Em cada segundo de ausência tua, procuro formas de criar-te tão presente, quanto num ensejo nosso: a força do teu abraço torna-se o império do meu pensamento; o calor do teu corpo, o calorífero do meu sopro, do meu suspiro; o doce do teu olhar, o vigor do meu sorriso; a ardência do teu beijo, o aconchego do meu peito; a melodia das tuas palavras, a pauta dos meus sonhos.

A cada porção, de tempo, distantes, mais unidos nos retornamos. A disparidade da lógica é a maior força do amor, do nosso amor. Não chega ver-te, olhar-te, saber que estás lá, apenas legares-me a tua vida e eu oferecer-te a minha me satisfaz. Não esgoto a sede de viver, de amar. Só eu sei o quanto te quero.

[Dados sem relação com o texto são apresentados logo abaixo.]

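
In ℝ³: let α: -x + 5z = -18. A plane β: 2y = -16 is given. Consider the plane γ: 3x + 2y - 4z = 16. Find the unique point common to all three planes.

(8, -8, -2)

Solving the 3×3 linear system -x + 5z = -18, 2y = -16, 3x + 2y - 4z = 16 (e.g. by elimination or Cramer's rule, determinant = -22) gives (8, -8, -2).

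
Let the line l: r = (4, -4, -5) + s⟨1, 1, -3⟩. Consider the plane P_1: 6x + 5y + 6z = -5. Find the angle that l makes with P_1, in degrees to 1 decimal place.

12.4

sin θ = |n·v| / (|n||v|) = |-7| / (√97 · √11) = 0.21430.
θ ≈ 12.4°.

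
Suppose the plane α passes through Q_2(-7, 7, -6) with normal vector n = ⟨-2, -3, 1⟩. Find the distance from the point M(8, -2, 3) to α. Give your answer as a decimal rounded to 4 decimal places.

1.6036

α: n·r = n·Q_2 gives -2x - 3y + z = -13.
n·M − d = (-2)·(8) + (-3)·(-2) + (1)·(3) − (-13) = 6; |n| = √14.
Distance = |6| / √14 = 6/√14 ≈ 1.6036.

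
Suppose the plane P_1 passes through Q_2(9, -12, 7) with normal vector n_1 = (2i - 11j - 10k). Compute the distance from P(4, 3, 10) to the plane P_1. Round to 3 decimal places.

13.667

P_1: n_1·r = n_1·Q_2 gives 2x - 11y - 10z = 80.
n·P − d = (2)·(4) + (-11)·(3) + (-10)·(10) − 80 = -205; |n| = √225.
Distance = |-205| / √225 = 205/√225 ≈ 13.667.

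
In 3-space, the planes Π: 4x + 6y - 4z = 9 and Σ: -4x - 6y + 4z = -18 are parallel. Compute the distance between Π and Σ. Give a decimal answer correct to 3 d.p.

Rescale Σ by 1/(-1): 4x + 6y - 4z = 18. Then distance = |9 − 18| / √68 ≈ 1.091.

1.091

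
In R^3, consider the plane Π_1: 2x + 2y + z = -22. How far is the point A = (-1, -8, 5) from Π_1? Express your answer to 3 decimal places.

3.000

n·A − d = (2)·(-1) + (2)·(-8) + (1)·(5) − (-22) = 9; |n| = √9.
Distance = |9| / √9 = 9/√9 ≈ 3.000.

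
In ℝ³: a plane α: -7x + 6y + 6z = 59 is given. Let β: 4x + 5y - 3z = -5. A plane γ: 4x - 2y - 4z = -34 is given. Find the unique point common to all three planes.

Solving the 3×3 linear system -7x + 6y + 6z = 59, 4x + 5y - 3z = -5, 4x - 2y - 4z = -34 (e.g. by elimination or Cramer's rule, determinant = 38) gives (1, 3, 8).

(1, 3, 8)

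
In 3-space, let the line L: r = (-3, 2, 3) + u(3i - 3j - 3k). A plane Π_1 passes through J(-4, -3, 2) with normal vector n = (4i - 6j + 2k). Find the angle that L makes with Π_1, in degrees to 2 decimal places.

38.11

Π_1: n·r = n·J gives 4x - 6y + 2z = 6.
sin θ = |n·v| / (|n||v|) = |24| / (√56 · √27) = 0.61721.
θ ≈ 38.11°.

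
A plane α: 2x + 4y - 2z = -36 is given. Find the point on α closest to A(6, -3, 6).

(4, -7, 8)

Foot = A − λn with λ = (n·A − d)/|n|² = (-12 − (-36))/24 = 1.
Foot = (6, -3, 6) − 1·(2, 4, -2) = (4, -7, 8).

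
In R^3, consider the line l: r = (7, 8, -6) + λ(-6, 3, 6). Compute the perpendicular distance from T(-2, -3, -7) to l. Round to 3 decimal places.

Taking (7, 8, -6) on l with direction v = (-6, 3, 6): w = T − (7, 8, -6) = (-9, -11, -1), and w × v = (-63, 60, -93).
Distance = |w × v| / |v| = √16218 / √81 ≈ 14.150.

14.150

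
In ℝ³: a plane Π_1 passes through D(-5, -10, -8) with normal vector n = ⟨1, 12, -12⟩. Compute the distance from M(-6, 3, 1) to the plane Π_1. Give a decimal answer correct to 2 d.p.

2.76

Π_1: n·r = n·D gives x + 12y - 12z = -29.
n·M − d = (1)·(-6) + (12)·(3) + (-12)·(1) − (-29) = 47; |n| = √289.
Distance = |47| / √289 = 47/√289 ≈ 2.76.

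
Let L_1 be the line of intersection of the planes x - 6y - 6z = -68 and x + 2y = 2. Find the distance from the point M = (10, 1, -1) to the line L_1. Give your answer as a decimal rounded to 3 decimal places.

Direction of L_1: (1, -6, -6) × (1, 2, 0) = (12, -6, 8).
A point on L_1: solving the two plane equations with x = -2 gives (-2, 2, 9).
Taking (-2, 2, 9) on L_1 with direction v = (12, -6, 8): w = M − (-2, 2, 9) = (12, -1, -10), and w × v = (-68, -216, -60).
Distance = |w × v| / |v| = √54880 / √244 ≈ 14.997.

14.997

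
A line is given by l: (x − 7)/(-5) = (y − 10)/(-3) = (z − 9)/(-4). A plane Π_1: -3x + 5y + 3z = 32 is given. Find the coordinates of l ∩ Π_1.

l has direction (-5, -3, -4) through (7, 10, 9).
Substitute r = (7, 10, 9) + t(-5, -3, -4) into the plane: 56 + (-12)t = 32, so t = 2.
Intersection: (7, 10, 9) + 2·(-5, -3, -4) = (-3, 4, 1).

(-3, 4, 1)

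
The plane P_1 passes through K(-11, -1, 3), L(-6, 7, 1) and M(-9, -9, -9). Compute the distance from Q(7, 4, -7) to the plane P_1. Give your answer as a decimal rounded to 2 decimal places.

KL = (5, 8, -2), KM = (2, -8, -12); a normal to P_1 is KL × KM = (-112, 56, -56).
Using K: P_1 has equation -112x + 56y - 56z = 1008.
n·Q − d = (-112)·(7) + (56)·(4) + (-56)·(-7) − 1008 = -1176; |n| = √18816.
Distance = |-1176| / √18816 = 1176/√18816 ≈ 8.57.

8.57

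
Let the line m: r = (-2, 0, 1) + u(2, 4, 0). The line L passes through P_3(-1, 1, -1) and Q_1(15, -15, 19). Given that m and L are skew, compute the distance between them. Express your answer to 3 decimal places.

A direction vector for L is Q_1 − P_3 = (16, -16, 20).
Common perpendicular direction n = (2, 4, 0) × (16, -16, 20) = (80, -40, -96).
With w = (-1, 1, -1) − (-2, 0, 1) = (1, 1, -2), w · n = 232.
Distance = |w · n| / |n| = |232| / √17216 ≈ 1.768.

1.768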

Aprendi a sentir, de uma forma que nunca havia sentido. Deixei de ter vitórias minhas, passei a ter conquistas nossas. Deixei de ver tristezas tuas e passei a sentir sofrimentos nossos. Deixei de sorrir por mim, passei a rir por nós. Deixei de ver o sentido na dormência, no sôfrego, passei a vê-lo na partilha.

Não escrevo por ti, escrevo para ti.

Tento compor a saudade em palavras. Confusas? Mal interligadas? Pouco contundentes? É possível, é bem possível, mas se descrever sentimentos fosse fácil, certamente não seria tão bom senti-los.